Une Révolution c’est une passion. Ce n’est pas de «la politique». On le ressent à la puissance du «Dégagez tous !» dont les Algériens ont fait le plus grand parti du pays. C’est une exigence légitime. Le Régime a su fabriquer contre lui une unanimité formidable, il a su réveiller en nous la dignité par l’indignité imposée, par l’humiliation si terrible et si ancienne.

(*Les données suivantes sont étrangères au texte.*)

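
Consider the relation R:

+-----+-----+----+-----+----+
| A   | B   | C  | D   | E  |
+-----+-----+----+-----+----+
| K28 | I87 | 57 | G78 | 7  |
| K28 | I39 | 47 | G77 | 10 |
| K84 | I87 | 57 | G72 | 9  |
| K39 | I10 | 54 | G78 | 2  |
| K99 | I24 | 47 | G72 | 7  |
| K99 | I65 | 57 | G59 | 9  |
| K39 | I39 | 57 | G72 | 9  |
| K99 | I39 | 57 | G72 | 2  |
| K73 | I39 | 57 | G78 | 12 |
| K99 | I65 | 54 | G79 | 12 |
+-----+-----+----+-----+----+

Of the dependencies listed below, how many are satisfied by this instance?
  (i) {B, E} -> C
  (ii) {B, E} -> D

(i) {B, E} -> C: every LHS value maps to a single RHS value — holds.
(ii) {B, E} -> D: every LHS value maps to a single RHS value — holds.
2 of the 2 dependencies hold.

2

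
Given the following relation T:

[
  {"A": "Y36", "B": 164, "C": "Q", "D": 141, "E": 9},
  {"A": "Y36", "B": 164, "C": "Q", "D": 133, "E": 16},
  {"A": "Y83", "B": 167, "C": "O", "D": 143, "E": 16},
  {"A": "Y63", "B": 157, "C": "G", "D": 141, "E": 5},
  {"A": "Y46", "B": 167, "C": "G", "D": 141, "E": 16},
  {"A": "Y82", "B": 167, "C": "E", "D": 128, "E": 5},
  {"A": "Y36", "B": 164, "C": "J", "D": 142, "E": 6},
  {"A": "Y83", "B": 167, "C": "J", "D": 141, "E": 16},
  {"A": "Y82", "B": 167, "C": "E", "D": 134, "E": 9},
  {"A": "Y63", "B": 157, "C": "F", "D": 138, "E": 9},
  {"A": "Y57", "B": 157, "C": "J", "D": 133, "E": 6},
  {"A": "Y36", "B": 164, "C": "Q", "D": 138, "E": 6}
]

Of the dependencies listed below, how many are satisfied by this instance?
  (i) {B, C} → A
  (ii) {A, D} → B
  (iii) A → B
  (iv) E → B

3

(i) {B, C} → A: every LHS value maps to a single RHS value — holds.
(ii) {A, D} → B: every LHS value maps to a single RHS value — holds.
(iii) A → B: every LHS value maps to a single RHS value — holds.
(iv) E → B: E=9: 3 rows → B takes values {164, 167, 157} — violation; E=16: 4 rows → B takes values {164, 167} — violation; E=5: 2 rows → B takes values {157, 167} — violation; E=6: 3 rows → B takes values {164, 157} — violation — fails.
3 of the 4 dependencies hold.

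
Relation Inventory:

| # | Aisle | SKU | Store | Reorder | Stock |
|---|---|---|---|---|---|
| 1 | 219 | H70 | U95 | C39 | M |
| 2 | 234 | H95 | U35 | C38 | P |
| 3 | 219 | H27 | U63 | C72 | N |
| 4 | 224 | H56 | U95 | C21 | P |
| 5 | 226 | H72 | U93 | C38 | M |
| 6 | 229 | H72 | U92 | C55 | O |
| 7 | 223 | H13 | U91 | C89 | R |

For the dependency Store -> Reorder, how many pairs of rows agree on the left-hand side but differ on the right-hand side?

Store=U95: violating pairs (1,4) — 1 pair.

1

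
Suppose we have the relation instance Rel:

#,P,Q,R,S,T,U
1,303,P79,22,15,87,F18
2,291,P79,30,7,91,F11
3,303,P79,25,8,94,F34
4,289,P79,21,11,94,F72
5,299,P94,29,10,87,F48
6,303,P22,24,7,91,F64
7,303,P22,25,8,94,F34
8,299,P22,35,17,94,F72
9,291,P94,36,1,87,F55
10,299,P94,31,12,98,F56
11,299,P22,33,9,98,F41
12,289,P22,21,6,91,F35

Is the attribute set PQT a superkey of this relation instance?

All 12 rows have distinct PQT values, so PQT → (all attributes) holds and PQT is a superkey.

Yes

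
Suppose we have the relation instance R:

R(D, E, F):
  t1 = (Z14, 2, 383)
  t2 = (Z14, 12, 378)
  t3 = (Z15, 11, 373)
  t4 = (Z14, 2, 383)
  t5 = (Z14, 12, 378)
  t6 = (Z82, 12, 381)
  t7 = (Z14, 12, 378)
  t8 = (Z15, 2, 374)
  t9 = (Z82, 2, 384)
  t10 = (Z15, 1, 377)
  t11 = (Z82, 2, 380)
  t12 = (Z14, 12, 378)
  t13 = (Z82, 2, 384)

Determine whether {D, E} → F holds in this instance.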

Aujourd’hui, les Algériens ne croient pas au Régime, ses hommes, ses promesses, ses paroles, ses réformes. Ils opposent au Palais, la Rue, radicalement. C’est la seconde naissance de notre pays, et ce cri doit rester le curseur de notre volonté, l’expression de notre Pouvoir contre la dictature. Ce régime doit partir, accepter que le pays change de propriétaires. Il doit accepter de mourir et non jouer au mort puis revenir, échapper à l’enterrement et se réincarner ailleurs. C’est une époque finie. Bouteflika a fini dans l’indignité. Ceux qui l’héritent au titre de la transition doivent savoir éviter son sort.

Mais le «Dégagez tous !» a aussi une conséquence : le «Que faire maintenant ? Que faire ensuite ?». Car si la passion est belle et nécessaire, elle n’est pas la solution.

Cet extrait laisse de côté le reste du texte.